Now that I have the HTML source, I need to load it into a DOMDocument, then parse that and load up my XPath:

// Create the DOM Document
$dom = new DOMDocument();

// Load the HTML
@$dom->loadHTML($cHTML);

// Get the paths
$xPath = new DOMXPath($dom);

At this point, you shouldn’t have had to make any changes to the code, except for the starting URL. However, this is where you have to start customizing the script for your own need. To get the path to the object you’re trying to scrape, the Web Developer Firefox toolbar is ideal. Within the toolbar, under Outline, choose Outline Current Element and as you mouseover elements of the page, you’ll see the path directly under the toolbar. If you press Ctrl-C while moused-over an element, you’ll have the path copied to your clipboard.

html > body > div #wrapper > div #mainContent > div #rightContent2 > div #productPageWrapper > div #prodImageContainer > div > div > object > embed

This XPath is what you’re going to use to navigate the DOMDocument to get the data you’re looking for.

$cEmbedURL = $xPath->evaluate("/html/body/div[@id='wrapper']/div[@id='mainContent']/div[@id='rightContent2']/div[@id='productPageWrapper']/div[@id='prodImageContainer']/div/div/object/embed")->item(0)->getAttribute('src');

Hopefully you can follow along, but basically you copy the path from the Web Developer Firefox toolbar into your PHP code, with some slight modifications.

Tip: If you’re looking for text within a tag, instead of using ->getAttribute(‘src’) simply use ->textContent

If you happen to be looking to scrape YouTube XML data, the rest of my script goes something like:

// Pull out the video ID
$cVideoID = str_replace('http://www.youtube.com/v/', '', str_replace('&hl=en&fs=1', '', $cEmbedURL));

// Fetch YouTube's XML data on the video
$cXMLURL = 'http://www.youtube.com/oembed?url=http%3A//www.youtube.com/watch?v%3D' . urlencode($cVideoID) . '&amp;format=xml';
echo("\$cXMLURL is $cXMLURL\n");

// Parse the XML
$oXML = simplexml_load_file($cXMLURL);

// You wouldn't use print_r in your final script, but this shows you what you now have to work with
print_r($oXML);
/*
SimpleXMLElement Object
(
    [provider_url] => http://www.youtube.com/
    [title] => Prince Thunder RIP Tennis Racquet- Tennis Express Racket Review
     => <object width="480" height="295"><param name="movie" value="http://www.youtube.com/v/iI-G0BWk_yI?version=3"></param><param name="allowFullScreen" value="true"></param><param name="allowscriptaccess" value="always"></param><embed src="http://www.youtube.com/v/iI-G0BWk_yI?version=3" type="application/x-shockwave-flash" width="480" height="295" allowscriptaccess="always" allowfullscreen="true"></embed></object>
    [author_name] => tennisexpress
    [height] => 295
    [thumbnail_width] => 480
    [width] => 480
    [version] => 1.0
    [author_url] => http://www.youtube.com/user/tennisexpress
    [provider_name] => YouTube
    [thumbnail_url] => http://i2.ytimg.com/vi/iI-G0BWk_yI/hqdefault.jpg
    [type] => video
    [thumbnail_height] => 360
)
*/

Now if you’re building a datafeed site and want a hand-up on your competition, you can scrape the merchant’s site* for that extra content.

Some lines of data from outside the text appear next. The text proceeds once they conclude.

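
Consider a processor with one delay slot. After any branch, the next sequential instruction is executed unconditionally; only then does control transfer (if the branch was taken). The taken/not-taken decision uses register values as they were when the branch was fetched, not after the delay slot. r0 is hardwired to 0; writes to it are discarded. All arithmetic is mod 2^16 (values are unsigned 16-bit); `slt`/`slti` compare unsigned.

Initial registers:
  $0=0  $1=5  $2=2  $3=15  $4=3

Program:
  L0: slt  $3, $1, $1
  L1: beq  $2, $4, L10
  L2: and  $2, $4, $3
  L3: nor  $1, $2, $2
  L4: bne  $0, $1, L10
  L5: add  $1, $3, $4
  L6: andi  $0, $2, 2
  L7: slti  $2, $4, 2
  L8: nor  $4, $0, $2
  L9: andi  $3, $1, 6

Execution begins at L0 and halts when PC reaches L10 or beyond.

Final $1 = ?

  step pc=0: slt  $3, $1, $1  regs=(0,5,2,0,3)
  step pc=1: beq  $2, $4, L10  cond=F  regs=(0,5,2,0,3)
  step pc=2: and  $2, $4, $3  regs=(0,5,0,0,3)
  step pc=3: nor  $1, $2, $2  regs=(0,65535,0,0,3)
  step pc=4: bne  $0, $1, L10  cond=T  regs=(0,65535,0,0,3)
  step pc=5: add  $1, $3, $4  regs=(0,3,0,0,3)

3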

*I know there’s going to be a lot of people (particularly not affiliates) who think scraping is bad. So I have some ground rules when doing this:

  1. Ask for a copy of the merchant’s database. You’re going to be generating sales for them, they’ll probably give it to you, if you just ask
  2. If they won’t, or can’t, scrape slowly. Don’t hammer their site, requesting multiple pages per second. Add some sleep() calls in there. Even better: scrape overnight, and not during the busy shopping hours
  3. Don’t use your affiliate link as the starting URL! This will drive up clicks, with 0 conversions, and kill the program’s EPC.
  4. Cache results for as long as you can. Caching not only takes the load off of the merchant’s site, but keeps the speed of your site as low as possible, as well.